One More Thing: Stories and Other Stories(28)



“Are you talking about the word ‘nigger’?” said the editor, setting out again to shove his opponent off-balance by this blunt acknowledgment of the word his guest apparently considered so dangerous.

“That is exactly the word I’m here to talk about!” said the teacher. “Good, you saved us some time. Now, again I bring this up because I really do love the book, and I see it as my personal obligation to preserve the intention of Twain’s spirit for future generations—”

“As do I—”

“And I’m not even asking you to take this word out!” pleaded the teacher. “It’s the number of times the word is used in the book that feels so wrong to me. Did you know that this epithet is used in Huckleberry Finn two hundred and nineteen times?”

“Let me—please,” said the editor, pushing himself up from his chair to pace the room, upset at himself for having briefly gotten his hopes up for a less predictable discussion. “Let me end this conversation right now. There are uncomfortable words in Huckleberry Finn—no doubt. But it is our job to make sense of that. There is a well-earned cultural expectation that this book is not just a story of a boy and a raft but also a work that serves—in the way that only fiction can—as a truthful record, or at least a deeply truthful perspective, of the America of its time.”

“Yes, but times have changed—”

“Times always change! Our job is to make sense of this book in our own time. To try to wrestle with and understand the shades and meanings of its contrarianism, its ironies and ambiguities, its moral agenda and its amoral playfulness. For whatever reason they are there, the specific words of the text are inextricable from the spirit of the book, and my job,” announced the editor, surprised and a little moved to hear his purpose in life described in these terms, even by himself, “is to protect the spirit of Mark Twain. And so, while I am sorry that the word we are debating is such a tragic and loathsome and uncomfortable one, I refuse to publish an edition of Huckleberry Finn that takes the word out or even uses it any less.”

“Oh, I don’t want you to use the word ‘nigger’ less,” said the teacher. “I want you to use it more!”


“At this point—and you said it quite nicely yourself, in fact—there is a quote ‘well-earned cultural expectation’ surrounding Huckleberry Finn,” said the teacher, now beginning to pace the room himself.

“And because of this, leaving the present number of the word’s appearances alone risks dooming the book to permanent irrelevance! Let me tell you why. In the case of Huckleberry Finn, the controversy so precedes the material itself that students are now delivered a book that is preloaded with two notions: on the one hand, it’s the most controversial book they’ll ever read in school—but on the other hand, it may well be our nation’s greatest masterpiece. These dual preconceptions have become so inextricably linked in the public’s mind that at this point to diminish one is to diminish the other. And the controversy over this word has escalated each year for as long as we’ve been alive—yet the number of times this word appears has not kept pace with the controversy! Therefore—to use a nautical metaphor we might both agree Sam Clemens would have smiled upon—the wake of expectations left by those who have rocked the boat has left us no choice but to add the word ‘nigger’ at least once or twice to every page.

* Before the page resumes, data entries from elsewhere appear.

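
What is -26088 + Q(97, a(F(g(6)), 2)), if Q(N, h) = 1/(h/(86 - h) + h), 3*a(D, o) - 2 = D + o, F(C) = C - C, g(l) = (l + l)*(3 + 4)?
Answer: -13408851/514 ≈ -26087.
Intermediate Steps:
g(l) = 14*l (g(l) = (2*l)*7 = 14*l)
F(C) = 0
a(D, o) = ⅔ + D/3 + o/3 (a(D, o) = ⅔ + (D + o)/3 = ⅔ + (D/3 + o/3) = ⅔ + D/3 + o/3)
Q(N, h) = 1/(h + h/(86 - h))
-26088 + Q(97, a(F(g(6)), 2)) = -26088 + (-86 + (⅔ + (⅓)*0 + (⅓)*2))/((⅔ + (⅓)*0 + (⅓)*2)*(-87 + (⅔ + (⅓)*0 + (⅓)*2))) = -26088 + (-86 + (⅔ + 0 + ⅔))/((⅔ + 0 + ⅔)*(-87 + (⅔ + 0 + ⅔))) = -26088 + (-86 + 4/3)/((4/3)*(-87 + 4/3)) = -26088 + (¾)*(-254/3)/(-257/3) = -26088 + (¾)*(-3/257)*(-254/3) = -26088 + 381/514 = -13408851/514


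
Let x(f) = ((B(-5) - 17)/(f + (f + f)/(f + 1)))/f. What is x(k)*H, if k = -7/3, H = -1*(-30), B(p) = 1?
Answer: 8640/49 ≈ 176.33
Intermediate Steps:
H = 30
k = -7/3 (k = -7*⅓ = -7/3 ≈ -2.3333)
x(f) = -16/(f*(f + 2*f/(1 + f))) (x(f) = ((1 - 17)/(f + (f + f)/(f + 1)))/f = (-16/(f + (2*f)/(1 + f)))/f = (-16/(f + 2*f/(1 + f)))/f = -16/(f*(f + 2*f/(1 + f))))
x(k)*H = (16*(-1 - 1*(-7/3))/((-7/3)²*(3 - 7/3)))*30 = (16*(9/49)*(-1 + 7/3)/(⅔))*30 = (16*(9/49)*(3/2)*(4/3))*30 = (288/49)*30 = 8640/49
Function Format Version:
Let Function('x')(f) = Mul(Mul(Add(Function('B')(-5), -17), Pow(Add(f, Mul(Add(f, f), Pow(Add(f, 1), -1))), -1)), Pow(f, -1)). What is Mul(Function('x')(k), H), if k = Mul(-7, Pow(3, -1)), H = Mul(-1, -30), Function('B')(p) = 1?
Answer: Rational(8640, 49) ≈ 176.33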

“And imagine how that will improve the book! White students, African American students, foreign students new to this country—when they’re handed this book, they’re all expecting something explosive, something controversial, something they’ll want to talk about long into the night afterward, not because they are told to do so by a teacher, but because they need to, because their heart beats quicker or slower depending on whether or not their friends agree with what they think. That’s the impact of the book that stays with you, isn’t it? It was Twain, after all, who said something to the effect of ‘Don’t let schooling get in the way of your education.’ Yes?”

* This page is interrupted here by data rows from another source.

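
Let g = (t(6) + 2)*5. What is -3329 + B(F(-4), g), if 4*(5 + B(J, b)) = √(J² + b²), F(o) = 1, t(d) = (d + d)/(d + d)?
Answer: -3334 + √226/4 ≈ -3330.2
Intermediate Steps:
t(d) = 1 (t(d) = (2*d)/((2*d)) = (2*d)*(1/(2*d)) = 1)
g = 15 (g = (1 + 2)*5 = 3*5 = 15)
B(J, b) = -5 + √(J² + b²)/4
-3329 + B(F(-4), g) = -3329 + (-5 + √(1² + 15²)/4) = -3329 + (-5 + √(1 + 225)/4) = -3329 + (-5 + √226/4) = -3334 + √226/4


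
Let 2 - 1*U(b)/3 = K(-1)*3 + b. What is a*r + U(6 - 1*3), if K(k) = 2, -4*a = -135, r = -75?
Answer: -10209/4 ≈ -2552.3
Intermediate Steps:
a = 135/4 (a = -¼*(-135) = 135/4 ≈ 33.750)
U(b) = -12 - 3*b (U(b) = 6 - 3*(2*3 + b) = 6 - 3*(6 + b) = 6 + (-18 - 3*b) = -12 - 3*b)
a*r + U(6 - 1*3) = (135/4)*(-75) + (-12 - 3*(6 - 1*3)) = -10125/4 + (-12 - 3*(6 - 3)) = -10125/4 + (-12 - 3*3) = -10125/4 + (-12 - 9) = -10125/4 - 21 = -10209/4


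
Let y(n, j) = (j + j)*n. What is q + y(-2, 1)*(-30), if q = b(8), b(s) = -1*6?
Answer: 114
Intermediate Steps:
y(n, j) = 2*j*n (y(n, j) = (2*j)*n = 2*j*n)
b(s) = -6
q = -6
q + y(-2, 1)*(-30) = -6 + (2*1*(-2))*(-30) = -6 - 4*(-30) = -6 + 120 = 114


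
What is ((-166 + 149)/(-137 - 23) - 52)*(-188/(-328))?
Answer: -390241/13120 ≈ -29.744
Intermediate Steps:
((-166 + 149)/(-137 - 23) - 52)*(-188/(-328)) = (-17/(-160) - 52)*(-188*(-1/328)) = (-17*(-1/160) - 52)*(47/82) = (17/160 - 52)*(47/82) = -8303/160*47/82 = -390241/13120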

Yes, the editor indicated, nodding without moving his head.

“Well! I would contend that nothing would make the reading of this great book feel less like schooling and more like a damn education than for students to discover the most charged word of our lifetime plastered all over the pages of the book they are handed in a classroom, to a degree that shocks even—no, especially!—the teachers who have handed the book out! Take a moment and imagine that! And in plenty of cases, there may be honest and enlightened teachers who have already confessed to having been not particularly offended the first time they read the book. Can you imagine their shock and shame at then finding a book absolutely packed to the margins with our most explosive and controversial epithet—page after page after page? Can you imagine the looks on those teachers’ faces—these teachers who had just moments earlier confessed to them that as they remembered it, the use of this word in this book wasn’t that big a deal? And, of course, the students will sense their teachers are off-balance—as students always have the uncanny ability to do—and will instinctively take that as their cue to lead the conversation—a conversation which rightfully belongs to them, wouldn’t you say?”

Each man stared at the other, trying to figure out to whom he was talking.

“I’m simply trying to protect the legacy of Mark Twain,” said the editor, scratching his face where a mustache would be.